Materiales de construcción y soberanía de precios: por qué las condenas por incumplimiento no disuaden a Budapest

Cuatro empresas. Solo cuatro de 340 operadoras mineras en Hungría quedaron sujetas al canon adicional del 90% sobre materiales de construcción. Tres eran filiales de grupos con sede en otros Estados miembros. La cuarta, húngara, tenía un volumen de negocio que la arrastraba al mismo umbral —pero conviene no perder de vista la proporción.

El Tribunal de Justicia declaró, en el asunto C-144/24 (Comisión/Hungría, Sala Quinta, 22 de enero de 2026, ECLI:EU:C:2026:34), que el Decreto 404/2021 vulnera el artículo 49 TFUE. Budapest fijaba precios de referencia por debajo del mercado para arena, grava y cemento, y quien vendiese por encima abonaba el 90% de la diferencia como canon minero adicional. El umbral de ingresos —3.000 millones de forintos en 2019— era fijo, no dinámico.

Las mismas cuatro empresas quedaban atrapadas año tras año, sin posibilidad de salir del perímetro. Un diseño regulatorio que, si no buscaba señalar a las filiales extranjeras, lo conseguía con una eficacia difícil de atribuir al azar.

Discriminación indirecta por domicilio social.

El Tribunal separa este caso de su jurisprudencia anterior sobre fiscalidad progresiva húngara (Vodafone Magyarország, Tesco-Global): allí el criterio era el volumen de ingresos, un indicador neutro en principio; aquí, una cohorte cerrada donde la presencia de capital extranjero resultaba aplastante. Hungría alegó seguridad de suministro y protección del consumidor. El TJUE tumbó ambas defensas. Citando Xella Magyarország (C-106/22), recordó que el abastecimiento de materiales de construcción no constituye un interés fundamental de la sociedad a estos efectos.

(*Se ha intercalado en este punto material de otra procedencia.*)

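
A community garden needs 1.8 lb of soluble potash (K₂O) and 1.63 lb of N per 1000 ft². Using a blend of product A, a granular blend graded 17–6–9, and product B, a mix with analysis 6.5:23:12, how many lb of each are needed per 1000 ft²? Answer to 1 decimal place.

Per-1000 ft² balance (a = product A, b = product B):
K₂O: 0.09·a + 0.12·b = 1.8
N: 0.17·a + 0.065·b = 1.63
From row1: a = (1.8 − 0.12·b) / 0.09.
Into row2: 0.17·(1.8 − 0.12·b)/0.09 + 0.065·b = 1.63 → b = 10.9485, a = 5.40206.

5.4 lb product A, 10.9 lb product B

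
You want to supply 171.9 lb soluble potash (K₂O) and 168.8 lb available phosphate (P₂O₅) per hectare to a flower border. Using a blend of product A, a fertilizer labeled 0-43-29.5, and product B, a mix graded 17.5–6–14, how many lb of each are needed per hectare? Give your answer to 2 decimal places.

With a, b = lb per hectare of product A and product B:
K₂O: 0.295·a + 0.14·b = 171.9
P₂O₅: 0.43·a + 0.06·b = 168.8
Solving simultaneously: a = 313.3647, b = 567.553.

313.36 lb product A, 567.55 lb product B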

Y apuntó que el propio Decreto, en su artículo 1.4, preveía vías administrativas contra precios abusivos —lo que hacía redundante y desproporcionado el canon.

Hay algo que merece un paréntesis aquí, aunque se aleje del hilo: la doctrina Xella lleva un recorrido todavía corto en el TJUE y su alcance no está del todo perfilado. Si la Sala Quinta la consolida como estándar para evaluar defensas de seguridad de suministro, los Estados miembros con tentaciones intervencionistas van a encontrarse con un muro jurisprudencial bastante más alto del que probablemente anticipan.

Budapest adoptó estos decretos en julio de 2021 invocando la pandemia, los prorrogó por la guerra en Ucrania y los mantuvo cuando ambas justificaciones se habían evaporado. El patrón —fiscalidad sectorial, telecomunicaciones, Estado de Derecho— ya resulta predecible. La sentencia no impone multa coercitiva; eso exigiría un segundo procedimiento por inejecución conforme al artículo 260.2 TFUE, y quien haya seguido los tiempos procesales del Tribunal sabe que eso significa, como poco, otros dos o tres años. Mientras tanto, para Budapest el cálculo es sencillo: incumplir sale más barato que ceder el control de precios.